Re:Osmium OS, IPC, PIC, and the rest

Post by Crazed123 »

How do you prevent a C library from messing with everything else on that page?

The answer is that you don't. C libraries get write access to the process that loaded them (since you don't go making a kernel call with protection switch for every C library call), and the loading process takes responsibility for what the C library might do to it.

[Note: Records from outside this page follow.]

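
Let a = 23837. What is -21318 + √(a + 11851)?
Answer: -21318 + 2*√8922 ≈ -21129.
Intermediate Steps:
-21318 + √(a + 11851) = -21318 + √(23837 + 11851) = -21318 + √35688 = -21318 + 2*√8922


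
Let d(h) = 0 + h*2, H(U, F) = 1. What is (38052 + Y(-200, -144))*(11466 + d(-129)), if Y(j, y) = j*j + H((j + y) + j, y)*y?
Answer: 873192864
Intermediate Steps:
Y(j, y) = y + j**2 (Y(j, y) = j*j + 1*y = j**2 + y = y + j**2)
d(h) = 2*h (d(h) = 0 + 2*h = 2*h)
(38052 + Y(-200, -144))*(11466 + d(-129)) = (38052 + (-144 + (-200)**2))*(11466 + 2*(-129)) = (38052 + (-144 + 40000))*(11466 - 258) = (38052 + 39856)*11208 = 77908*11208 = 873192864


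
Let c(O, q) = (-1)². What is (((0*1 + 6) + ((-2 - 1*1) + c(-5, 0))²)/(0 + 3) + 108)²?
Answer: 111556/9 ≈ 12395.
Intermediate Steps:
c(O, q) = 1
(((0*1 + 6) + ((-2 - 1*1) + c(-5, 0))²)/(0 + 3) + 108)² = (((0*1 + 6) + ((-2 - 1*1) + 1)²)/(0 + 3) + 108)² = (((0 + 6) + ((-2 - 1) + 1)²)/3 + 108)² = ((6 + (-3 + 1)²)/3 + 108)² = ((6 + (-2)²)/3 + 108)² = ((6 + 4)/3 + 108)² = ((⅓)*10 + 108)² = (10/3 + 108)² = (334/3)² = 111556/9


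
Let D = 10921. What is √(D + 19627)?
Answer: 2*√7637 ≈ 174.78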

Now for processes it isn't that simple, since you can load something that will have an impact outside the loading process. Hence my idea in the OS Design thread that processes can have a function that the kernel attempts to call with the loading PID or a capability in order to determine privilege to load the thing.
JoeKayzA

Re:Osmium OS, IPC, PIC, and the rest

Post by JoeKayzA »

Pype.Clicker wrote: the advantage of a "message" when doing RPC is that you can restrict access to what's in the message.
Got your point, and it's quite true. I still haven't completely decided for how the primitive IPC mechanism in my OS will look like. But I tend torwards a capability/port based messaging system with register, indirect string and memory mapping arguments.
Pype.Clicker wrote: Especially if you have no apriori control on how the heap allocator will dispatch data on pages.
That is a problem anyway. For things that are relevant to IPC, like buffers, parameter objects..., you should take care in advance that they are allocated within a certain page, so they could be mapped into the target's address space efficiently. If you don't, you'd have to copy strings at some point anyway - you could specify a scatter/gather list with the message, that the kernel copies into appropriate buffer regions in the target address space when the message gets delivered (this is the L4 way), same for the returned result.

When the kernel does not support such a mechanism, user space needs to take care of it - through copying prior to rpc.